Chief Executive of Network Rail, Andrew Haines, has pledged to get to the bottom of the cause and put immediate additional safety measures in place following yesterday’s derailment near Stonehaven in which three people sadly died and six were injured.

Mr. Haines has illustrated the following to be their immediate new measures:

  • As an instantaneous precaution, dozens of sites nationwide with higher-risk trackside slopes, similar to Stonehaven, will be reviewed.
  • These will be carried out by both in-house engineers and specialist contractors and will be supplemented by helicopter surveys.
  • In the light of the current extreme weather conditions we have mobilised our extreme weather action teams. They already monitor the network and will incorporate immediate learning into their plans as soon as it becomes available.
  • Additionally, we are in dialogue with meteorologists to understand how we can strengthen real time information for flash flooding caused by unpredictable extreme weather to inform our train operations, in cooperation with our industry partners.
  • Our engineers are reviewing our existing programme for remote monitoring of high-risk sites to test whether this can go faster or further.

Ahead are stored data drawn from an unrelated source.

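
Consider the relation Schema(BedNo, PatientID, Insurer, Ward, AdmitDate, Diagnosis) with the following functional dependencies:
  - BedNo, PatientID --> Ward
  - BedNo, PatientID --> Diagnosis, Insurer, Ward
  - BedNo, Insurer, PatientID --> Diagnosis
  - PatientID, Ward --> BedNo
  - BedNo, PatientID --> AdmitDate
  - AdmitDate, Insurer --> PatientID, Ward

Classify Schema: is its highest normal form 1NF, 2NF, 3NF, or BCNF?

Candidate keys: {AdmitDate, Insurer}, {BedNo, PatientID}, {PatientID, Ward}. Prime attributes: {AdmitDate, BedNo, Insurer, PatientID, Ward}.
The left-hand side of every FD is a superkey, so BCNF is satisfied.

BCNF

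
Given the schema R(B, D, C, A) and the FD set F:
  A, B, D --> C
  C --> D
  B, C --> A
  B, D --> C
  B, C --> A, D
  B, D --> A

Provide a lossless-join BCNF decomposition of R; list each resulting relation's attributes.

{A, B, C}; {C, D}

Candidate keys of the original relation: {B, C}, {B, D}.
Within {A, B, C, D}: {C}⁺ ∩ {A, B, C, D} = {C, D}, not the whole set, so C --> D violates BCNF; decompose into {C, D} and {A, B, C}.
{C, D} has no BCNF violation.
{A, B, C} has no BCNF violation.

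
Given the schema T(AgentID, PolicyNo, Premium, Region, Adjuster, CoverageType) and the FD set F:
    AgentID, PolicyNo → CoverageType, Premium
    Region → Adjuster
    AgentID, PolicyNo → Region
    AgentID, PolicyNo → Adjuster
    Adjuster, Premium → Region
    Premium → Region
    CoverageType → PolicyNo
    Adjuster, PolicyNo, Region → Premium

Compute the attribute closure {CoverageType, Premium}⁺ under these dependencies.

{Adjuster, CoverageType, PolicyNo, Premium, Region}

Start with {CoverageType, Premium}.
Premium → Region applies; add {Region} → now {CoverageType, Premium, Region}.
CoverageType → PolicyNo applies; add {PolicyNo} → now {CoverageType, PolicyNo, Premium, Region}.
Region → Adjuster applies; add {Adjuster} → now {Adjuster, CoverageType, PolicyNo, Premium, Region}.
No further FD applies.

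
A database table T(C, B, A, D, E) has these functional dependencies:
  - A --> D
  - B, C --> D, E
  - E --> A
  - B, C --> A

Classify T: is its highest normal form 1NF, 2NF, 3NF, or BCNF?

2NF

Candidate key: {B, C}. Prime attributes: {B, C}.
For A --> D we have {A}⁺ = {A, D}; {A} is not a superkey, so BCNF fails.
A --> D determines the non-prime attribute {D} from a non-superkey — 3NF is violated.
No non-prime attribute depends on a proper subset of any candidate key, so 2NF holds.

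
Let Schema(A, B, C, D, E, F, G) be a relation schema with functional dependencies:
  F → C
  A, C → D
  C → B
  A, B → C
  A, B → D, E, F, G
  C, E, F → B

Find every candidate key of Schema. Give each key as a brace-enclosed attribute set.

{A} never appears on the right of any FD, so every key must include it.
{A, B}⁺ = {A, B, C, D, E, F, G} — all of the relation — so {A, B} is a candidate key.
{A, C}⁺ = {A, B, C, D, E, F, G} — all of the relation — so {A, C} is a candidate key.
{A, F}⁺ = {A, B, C, D, E, F, G} — all of the relation — so {A, F} is a candidate key.
No proper subset of any of these is a key, and no other minimal superkey exists.

{A, B}, {A, C}, {A, F}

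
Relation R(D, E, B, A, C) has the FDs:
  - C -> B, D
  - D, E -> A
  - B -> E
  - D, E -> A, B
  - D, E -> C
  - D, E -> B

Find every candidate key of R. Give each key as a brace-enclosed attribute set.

{B, D}, {C}, {D, E}

{C} is a candidate key since {C}⁺ = {A, B, C, D, E} covers every attribute.
{B, D} is a candidate key since {B, D}⁺ = {A, B, C, D, E} covers every attribute.
{D, E} is a candidate key since {D, E}⁺ = {A, B, C, D, E} covers every attribute.
Any other superkey properly contains one of these, so there are no further candidate keys.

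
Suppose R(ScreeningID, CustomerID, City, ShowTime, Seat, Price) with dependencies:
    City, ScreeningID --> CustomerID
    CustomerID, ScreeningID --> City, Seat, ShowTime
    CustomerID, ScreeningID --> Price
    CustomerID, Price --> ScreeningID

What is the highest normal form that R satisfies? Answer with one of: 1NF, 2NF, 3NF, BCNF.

BCNF

Candidate keys: {City, ScreeningID}, {CustomerID, Price}, {CustomerID, ScreeningID}. Prime attributes: {City, CustomerID, Price, ScreeningID}.
Each dependency's left side is a superkey — BCNF holds.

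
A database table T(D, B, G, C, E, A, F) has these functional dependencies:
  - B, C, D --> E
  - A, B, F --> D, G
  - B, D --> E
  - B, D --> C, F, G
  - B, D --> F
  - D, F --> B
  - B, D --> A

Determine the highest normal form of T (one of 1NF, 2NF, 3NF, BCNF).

Candidate keys: {A, B, F}, {B, D}, {D, F}. Prime attributes: {A, B, D, F}.
Each dependency's left side is a superkey — BCNF holds.

BCNF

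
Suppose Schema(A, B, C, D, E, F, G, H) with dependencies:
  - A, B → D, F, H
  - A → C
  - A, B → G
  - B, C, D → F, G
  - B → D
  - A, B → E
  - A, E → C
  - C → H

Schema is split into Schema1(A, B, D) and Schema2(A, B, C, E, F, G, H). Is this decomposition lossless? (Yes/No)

Common attributes: {A, B}; their closure is {A, B, C, D, E, F, G, H}.
This includes all of Schema1, so the common attributes are a superkey of Schema1 — the join is lossless.

Yes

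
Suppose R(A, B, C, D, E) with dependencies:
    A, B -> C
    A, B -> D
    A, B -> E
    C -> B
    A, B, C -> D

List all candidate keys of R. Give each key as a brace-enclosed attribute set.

{A, B}, {A, C}

No FD produces {A}, so it must be in every candidate key.
{A, B} is a candidate key since {A, B}⁺ = {A, B, C, D, E} covers every attribute.
{A, C} is a candidate key since {A, C}⁺ = {A, B, C, D, E} covers every attribute.
No proper subset of any of these is a key, and no other minimal superkey exists.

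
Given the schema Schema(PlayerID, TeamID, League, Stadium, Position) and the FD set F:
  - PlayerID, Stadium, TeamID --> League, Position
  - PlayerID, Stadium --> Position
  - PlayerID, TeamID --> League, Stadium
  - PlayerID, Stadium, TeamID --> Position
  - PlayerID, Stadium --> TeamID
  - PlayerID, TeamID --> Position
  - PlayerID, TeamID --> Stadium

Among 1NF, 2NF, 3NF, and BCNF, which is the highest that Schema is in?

BCNF

Candidate keys: {PlayerID, Stadium}, {PlayerID, TeamID}. Prime attributes: {PlayerID, Stadium, TeamID}.
Each dependency's left side is a superkey — BCNF holds.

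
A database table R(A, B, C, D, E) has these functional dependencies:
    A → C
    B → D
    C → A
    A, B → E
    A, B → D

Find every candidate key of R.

{A, B}, {B, C}

Attributes never on any right-hand side: {B} — every candidate key must contain it.
{A, B}⁺ = {A, B, C, D, E} — all of the relation — so {A, B} is a candidate key.
{B, C}⁺ = {A, B, C, D, E} — all of the relation — so {B, C} is a candidate key.
Any other superkey properly contains one of these, so there are no further candidate keys.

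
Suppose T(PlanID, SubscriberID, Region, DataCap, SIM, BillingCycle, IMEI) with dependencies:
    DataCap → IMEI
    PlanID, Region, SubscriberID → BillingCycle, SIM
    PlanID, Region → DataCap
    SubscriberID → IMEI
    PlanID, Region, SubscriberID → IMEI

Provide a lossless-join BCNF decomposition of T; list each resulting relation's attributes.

Candidate key of the original relation: {PlanID, Region, SubscriberID}.
{BillingCycle, DataCap, IMEI, PlanID, Region, SIM, SubscriberID}: {DataCap} determines {DataCap, IMEI} here but is not a superkey — split on DataCap → IMEI, giving {DataCap, IMEI} and {BillingCycle, DataCap, PlanID, Region, SIM, SubscriberID}.
{DataCap, IMEI} is in BCNF.
{BillingCycle, DataCap, PlanID, Region, SIM, SubscriberID}: {PlanID, Region} determines {DataCap, PlanID, Region} here but is not a superkey — split on PlanID, Region → DataCap, giving {DataCap, PlanID, Region} and {BillingCycle, PlanID, Region, SIM, SubscriberID}.
{DataCap, PlanID, Region} is in BCNF.
{BillingCycle, PlanID, Region, SIM, SubscriberID} is in BCNF.

{BillingCycle, PlanID, Region, SIM, SubscriberID}; {DataCap, IMEI}; {DataCap, PlanID, Region}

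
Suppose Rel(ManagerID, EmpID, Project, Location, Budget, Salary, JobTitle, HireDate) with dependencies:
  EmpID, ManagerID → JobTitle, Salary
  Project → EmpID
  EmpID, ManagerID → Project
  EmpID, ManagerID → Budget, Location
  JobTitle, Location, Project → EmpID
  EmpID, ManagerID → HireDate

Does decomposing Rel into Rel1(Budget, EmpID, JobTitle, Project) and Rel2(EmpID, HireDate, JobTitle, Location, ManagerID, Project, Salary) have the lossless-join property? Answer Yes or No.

Rel1 ∩ Rel2 = {EmpID, JobTitle, Project}; its closure under F is {EmpID, JobTitle, Project}.
Neither Rel1 nor Rel2 is contained in that closure, so the decomposition is lossy.

No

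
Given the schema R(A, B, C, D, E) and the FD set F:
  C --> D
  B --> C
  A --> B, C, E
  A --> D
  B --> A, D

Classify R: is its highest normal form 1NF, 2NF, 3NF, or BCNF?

Candidate keys: {A}, {B}. Prime attributes: {A, B}.
C --> D breaks BCNF: {C}⁺ = {C, D}, so {C} is not a superkey.
Because {D} is non-prime and the left side of C --> D is not a superkey, the relation is not in 3NF.
All keys have size 1, which rules out partial dependencies — 2NF is satisfied.

2NF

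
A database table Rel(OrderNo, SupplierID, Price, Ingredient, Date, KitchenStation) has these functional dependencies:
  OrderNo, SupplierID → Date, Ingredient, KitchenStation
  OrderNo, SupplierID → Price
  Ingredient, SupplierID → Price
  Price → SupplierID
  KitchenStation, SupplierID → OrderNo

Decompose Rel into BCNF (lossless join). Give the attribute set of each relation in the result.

Candidate keys of the original relation: {KitchenStation, Price}, {KitchenStation, SupplierID}, {OrderNo, Price}, {OrderNo, SupplierID}.
In {Date, Ingredient, KitchenStation, OrderNo, Price, SupplierID}, {Ingredient, SupplierID} is not a superkey ({Ingredient, SupplierID}⁺ restricted to this set is {Ingredient, Price, SupplierID}), so split on Ingredient, SupplierID → Price into {Ingredient, Price, SupplierID} and {Date, Ingredient, KitchenStation, OrderNo, SupplierID}.
In {Ingredient, Price, SupplierID}, {Price} is not a superkey ({Price}⁺ restricted to this set is {Price, SupplierID}), so split on Price → SupplierID into {Price, SupplierID} and {Ingredient, Price}.
{Price, SupplierID} is in BCNF.
{Ingredient, Price} is in BCNF.
{Date, Ingredient, KitchenStation, OrderNo, SupplierID} is in BCNF.

{Date, Ingredient, KitchenStation, OrderNo, SupplierID}; {Ingredient, Price}; {Price, SupplierID}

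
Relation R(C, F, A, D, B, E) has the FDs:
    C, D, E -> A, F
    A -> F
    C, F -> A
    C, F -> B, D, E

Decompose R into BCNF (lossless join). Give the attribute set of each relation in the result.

{A, B, C, D, E}; {A, F}

Candidate keys of the original relation: {A, C}, {C, D, E}, {C, F}.
In {A, B, C, D, E, F}, {A} is not a superkey ({A}⁺ restricted to this set is {A, F}), so split on A -> F into {A, F} and {A, B, C, D, E}.
{A, F} has no BCNF violation.
{A, B, C, D, E} has no BCNF violation.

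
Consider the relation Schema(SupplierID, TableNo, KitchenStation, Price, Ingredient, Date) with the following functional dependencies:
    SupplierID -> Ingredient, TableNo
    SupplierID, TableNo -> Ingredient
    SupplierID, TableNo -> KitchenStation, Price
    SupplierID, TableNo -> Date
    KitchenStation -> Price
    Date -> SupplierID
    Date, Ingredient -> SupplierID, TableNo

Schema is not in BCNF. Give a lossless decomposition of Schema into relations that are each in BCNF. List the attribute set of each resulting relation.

{Date, Ingredient, KitchenStation, SupplierID, TableNo}; {KitchenStation, Price}

Candidate keys of the original relation: {Date}, {SupplierID}.
Within {Date, Ingredient, KitchenStation, Price, SupplierID, TableNo}: {KitchenStation}⁺ ∩ {Date, Ingredient, KitchenStation, Price, SupplierID, TableNo} = {KitchenStation, Price}, not the whole set, so KitchenStation -> Price violates BCNF; decompose into {KitchenStation, Price} and {Date, Ingredient, KitchenStation, SupplierID, TableNo}.
{KitchenStation, Price} has no BCNF violation.
{Date, Ingredient, KitchenStation, SupplierID, TableNo} has no BCNF violation.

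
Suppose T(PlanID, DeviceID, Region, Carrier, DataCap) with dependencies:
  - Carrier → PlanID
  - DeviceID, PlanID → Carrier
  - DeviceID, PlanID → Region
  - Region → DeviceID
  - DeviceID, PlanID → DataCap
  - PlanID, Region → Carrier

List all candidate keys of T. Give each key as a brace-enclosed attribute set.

{Carrier, DeviceID}, {Carrier, Region}, {DeviceID, PlanID}, {PlanID, Region}

{Carrier, DeviceID}⁺ = {Carrier, DataCap, DeviceID, PlanID, Region} — all of the relation — so {Carrier, DeviceID} is a candidate key.
{Carrier, Region}⁺ = {Carrier, DataCap, DeviceID, PlanID, Region} — all of the relation — so {Carrier, Region} is a candidate key.
{DeviceID, PlanID}⁺ = {Carrier, DataCap, DeviceID, PlanID, Region} — all of the relation — so {DeviceID, PlanID} is a candidate key.
{PlanID, Region}⁺ = {Carrier, DataCap, DeviceID, PlanID, Region} — all of the relation — so {PlanID, Region} is a candidate key.
Any other superkey properly contains one of these, so there are no further candidate keys.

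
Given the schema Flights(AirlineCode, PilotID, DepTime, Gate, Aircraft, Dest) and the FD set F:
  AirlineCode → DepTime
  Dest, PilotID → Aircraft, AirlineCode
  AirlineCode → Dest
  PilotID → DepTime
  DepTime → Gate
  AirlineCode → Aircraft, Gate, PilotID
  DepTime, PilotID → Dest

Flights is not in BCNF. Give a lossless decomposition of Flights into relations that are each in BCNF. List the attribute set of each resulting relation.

Candidate keys of the original relation: {AirlineCode}, {PilotID}.
Within {Aircraft, AirlineCode, DepTime, Dest, Gate, PilotID}: {DepTime}⁺ ∩ {Aircraft, AirlineCode, DepTime, Dest, Gate, PilotID} = {DepTime, Gate}, not the whole set, so DepTime → Gate violates BCNF; decompose into {DepTime, Gate} and {Aircraft, AirlineCode, DepTime, Dest, PilotID}.
{DepTime, Gate}: every determinant is a superkey — BCNF.
{Aircraft, AirlineCode, DepTime, Dest, PilotID}: every determinant is a superkey — BCNF.

{Aircraft, AirlineCode, DepTime, Dest, PilotID}; {DepTime, Gate}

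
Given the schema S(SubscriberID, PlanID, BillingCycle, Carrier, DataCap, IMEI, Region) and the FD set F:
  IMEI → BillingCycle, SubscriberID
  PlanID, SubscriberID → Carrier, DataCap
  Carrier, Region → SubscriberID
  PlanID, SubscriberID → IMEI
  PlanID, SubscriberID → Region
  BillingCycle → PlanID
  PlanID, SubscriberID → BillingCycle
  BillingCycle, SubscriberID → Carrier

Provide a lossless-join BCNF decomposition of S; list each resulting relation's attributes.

Candidate keys of the original relation: {BillingCycle, Carrier, Region}, {BillingCycle, SubscriberID}, {Carrier, PlanID, Region}, {IMEI}, {PlanID, SubscriberID}.
Within {BillingCycle, Carrier, DataCap, IMEI, PlanID, Region, SubscriberID}: {Carrier, Region}⁺ ∩ {BillingCycle, Carrier, DataCap, IMEI, PlanID, Region, SubscriberID} = {Carrier, Region, SubscriberID}, not the whole set, so Carrier, Region → SubscriberID violates BCNF; decompose into {Carrier, Region, SubscriberID} and {BillingCycle, Carrier, DataCap, IMEI, PlanID, Region}.
{Carrier, Region, SubscriberID}: every determinant is a superkey — BCNF.
Within {BillingCycle, Carrier, DataCap, IMEI, PlanID, Region}: {BillingCycle}⁺ ∩ {BillingCycle, Carrier, DataCap, IMEI, PlanID, Region} = {BillingCycle, PlanID}, not the whole set, so BillingCycle → PlanID violates BCNF; decompose into {BillingCycle, PlanID} and {BillingCycle, Carrier, DataCap, IMEI, Region}.
{BillingCycle, PlanID}: every determinant is a superkey — BCNF.
{BillingCycle, Carrier, DataCap, IMEI, Region}: every determinant is a superkey — BCNF.

{BillingCycle, Carrier, DataCap, IMEI, Region}; {BillingCycle, PlanID}; {Carrier, Region, SubscriberID}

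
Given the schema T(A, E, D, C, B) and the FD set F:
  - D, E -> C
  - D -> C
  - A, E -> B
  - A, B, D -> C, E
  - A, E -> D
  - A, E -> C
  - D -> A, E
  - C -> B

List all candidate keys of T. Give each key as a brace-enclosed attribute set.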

On arrival at the site, Mr. Haines said: “My heart goes out to everyone affected by this tragedy, especially the families and friends of the three people who died and those that are injured. I want to express my thanks to my colleagues at Network Rail, ScotRail, the British Transport Police and all the emergency services who responded so quickly and professionally and continue to do so.

“Questions are inevitably being asked as to how this could happen and I am determined that we understand the circumstances that led to this devastating event. It’s too early to draw conclusions but it is critical that we investigate thoroughly and with care, and work closely with rail safety authorities, to make sure this can’t happen again.”

Grant Shapps, Transport Secretary, was also present at the site visit. Mr. Haines and Mr. Shapps both took part in a helicopter survey of the accident.  

Following the incident, there has been theories that torrential rainfall and flooding was the cause of the accident, with the government asking Network Rail to review its resilience to, and management of, extreme weather.

Mr. Haines responded to these speculations by stating that while the cause is not yet known, precautionary measures were being immediately implemented.

He concluded his visit by saying: “Our climate is changing and it is increasingly challenging the performance and reliability of the railway, but incidents like yesterday’s devastating accident are incredibly rare, and our railway remains the safest major railway in Europe.

“Our network was designed for a temperate climate, and it’s challenged when we get extremes such as storms and floods. We’re seeing this more and more and although we can address them on the ground with precautionary measures, we are acutely aware we need a long-term resolution, and we had already secured additional funding and resources to help achieve this.

“Yesterday was a tragedy, a truly horrific event, and my thoughts remain with everyone affected. Understanding what happened is the key to making sure it never occurs again.”

An Office of Rail and Road spokesperson also commented: “Our thoughts remain with the families and friends of those who lost their lives and those impacted by yesterday’s tragic incident.

“Britain’s railways have an excellent safety record and incidents like yesterday are thankfully rare. There are increasing risks from extreme weather which are well known in the industry and our recent annual health and safety report showed that there have been six times more flooding events and a trebling of earthworks failures on Britain’s railways in the last year.

“We look forward to receiving the outcome of the reviews, in addition to plans from Network Rail responding to the requirement we set out last month for improvements to the monitoring of assets and more sophisticated responses to forecast adverse weather.”